YOUNG GENTLEMEN OF THE GRADUATING CLASS: The courtesy of your admirable Superintendent forbids a possible breach in an ancient custom, and lays upon me, as the representative, for the moment, of the Board of Visitors, the pleasant duty of tendering to you their congratulations on the close of your academic career, and your auspicious future.
The people of this country have a heavy stake in the prosperity of this institution. They recognize it as the very fountain of their security in war, and the origin of some of their best methods of education. And upon education in colleges and common schools the pillars of the State assuredly rest.
To participants and to bystanders, this ceremony of graduation is as interesting and as exciting as if this were the first, instead of the seventy-fifth occurrence. Every such occasion is clothed with the splendor of perpetual youth.

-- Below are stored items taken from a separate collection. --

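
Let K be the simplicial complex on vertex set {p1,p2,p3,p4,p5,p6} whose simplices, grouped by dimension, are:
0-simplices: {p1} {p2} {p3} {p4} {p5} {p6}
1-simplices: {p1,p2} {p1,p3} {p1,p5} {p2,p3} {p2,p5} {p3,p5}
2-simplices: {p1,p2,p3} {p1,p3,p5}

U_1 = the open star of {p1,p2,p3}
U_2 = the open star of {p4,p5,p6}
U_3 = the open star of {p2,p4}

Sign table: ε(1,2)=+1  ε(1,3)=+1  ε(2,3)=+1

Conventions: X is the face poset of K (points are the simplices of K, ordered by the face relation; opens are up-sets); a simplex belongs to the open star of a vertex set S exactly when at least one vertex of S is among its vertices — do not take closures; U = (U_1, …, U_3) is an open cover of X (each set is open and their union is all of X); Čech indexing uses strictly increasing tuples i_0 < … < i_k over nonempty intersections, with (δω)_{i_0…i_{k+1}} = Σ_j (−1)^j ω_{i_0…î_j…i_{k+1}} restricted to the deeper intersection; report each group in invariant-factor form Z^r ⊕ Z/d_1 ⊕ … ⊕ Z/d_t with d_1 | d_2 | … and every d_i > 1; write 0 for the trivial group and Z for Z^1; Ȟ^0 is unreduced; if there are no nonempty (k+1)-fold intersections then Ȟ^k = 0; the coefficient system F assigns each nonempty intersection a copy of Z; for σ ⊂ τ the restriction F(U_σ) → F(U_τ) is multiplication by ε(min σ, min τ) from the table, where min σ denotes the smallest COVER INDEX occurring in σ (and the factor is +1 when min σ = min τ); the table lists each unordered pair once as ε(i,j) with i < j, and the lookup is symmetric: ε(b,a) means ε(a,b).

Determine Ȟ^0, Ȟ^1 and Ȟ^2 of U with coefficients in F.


intersection data:
  U1={{p1},{p2},{p3},{p1,p2},{p1,p3},{p1,p5},{p2,p3},{p2,p5},{p3,p5},{p1,p2,p3},{p1,p3,p5}} U2={{p4},{p5},{p6},{p1,p5},{p2,p5},{p3,p5},{p1,p3,p5}} U3={{p2},{p4},{p1,p2},{p2,p3},{p2,p5},{p1,p2,p3}}
  U12={{p1,p5},{p2,p5},{p3,p5},{p1,p3,p5}} U13={{p2},{p1,p2},{p2,p3},{p2,p5},{p1,p2,p3}} U23={{p4},{p2,p5}}
  U123={{p2,p5}}
C dims 3,3,1; δ0: rk 2, SNF 1^2; δ1: rk 1, SNF 1^1
Ȟ^0 = (3 − 2) − 0 = 1, so Ȟ^0 ≅ Z
Ȟ^1 = (3 − 1) − 2 = 0, so Ȟ^1 ≅ 0
Ȟ^2 = (1 − 0) − 1 = 0, so Ȟ^2 ≅ 0

Ȟ^0 = Z; Ȟ^1 = 0; Ȟ^2 = 0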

The secret of your future success lies in the impossibility of your entering into the experience of your predecessors. Every man's life begins with the rising sun. The world would soon become a frozen waste but for the inextinguishable ardor of youth, which believes success still to be possible where every attempt has failed.
That courage which avoids rashness by the restraints of knowledge, and dishonor by the fear of God, is the best hope of the world.
History is not life, but its reflection.
The great armies of modern times which have won immortal victories have been composed of young men who have turned into historic acts the strategy of experienced commanders.
To bystanders, for the same and other reasons, the occasion is profoundly interesting.
For educated men who are true to honor and to righteousness, the world anxiously waits; but an educated man who is false, the world has good reason to dread. The best thing that can be said of this Academy, with its long roll of heroes in war and in peace, is, that every year the conviction increases among the people of the United States, that its graduates are men who will maintain, at all hazards, the simple virtues of a robust manhood--like Chaucer's young Knight, courteous, lowly, and serviceable.